Die hohen Korrelationen der drei Stimmungsdimensionen Trauer, Hoffnungslosigkeit und Müdigkeit mit dem General-Health-Questionnaire (GHQ; Goldberg, 1972) können als Hinweise auf die Konstruktvalidität der drei Dimensionen zur Messung der aktuellen Stimmung gewertet werden.
Von den vier State-Maßen Trauer, Hoffnungslosigkeit, Müdigkeit und positive Stimmung korrelierte keines mit Geschlecht, Alter oder Sozialer Erwünschtheit.
Normen: Für die ASTS liegen keine Normen vor.
|
|
Literatur- Bullinger, M., Heinisch, M., Ludwig, M. & Geier, S. (1990). Skalen zur Erfassung des Wohlbefindens: Psychometrische Analysen zum "Profile of Mood States" (POMS) und zum "Psychological General Wellbeing Index" (PGWB). Zeitschrift für Differentielle und Diagnostische Psychologie, 11, 53-61.

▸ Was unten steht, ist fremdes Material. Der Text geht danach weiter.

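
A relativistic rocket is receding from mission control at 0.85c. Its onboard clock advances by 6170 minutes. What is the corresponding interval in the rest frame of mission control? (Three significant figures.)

11700 minutes

With β = 0.85, γ = 1/√(1 − 0.85²) = 1/√0.2775 = 1.8983.
The onboard clock measures proper time, so the interval in the rest frame of mission control is dilated: Δt = γ·Δτ = 1.8983 × 6170 minutes = 11700 minutes.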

- Dalbert, C. (1992). Subjektives Wohlbefinden junger Erwachsener: Theoretische und empirische Analysen der Struktur und Stabilität. Zeitschrift für Differentielle und Diagnostische Psychologie, 13 (4), 207-220.
- Goldberg, D. P. (1972). The detection of psychiatric illness by questionnaire. London, U.K.: Oxford University Press.
- Janke, W. & Debus, G. (1978). Die Eigenschaftswörterliste (EWL). Göttingen: Hogrefe.
- McNair, D. M., Lorr, M. & Droppleman, L.F. (1971). EITS - manual for Profile of Mood States.
San Diego, CA: Educational and Industrial Testing Service.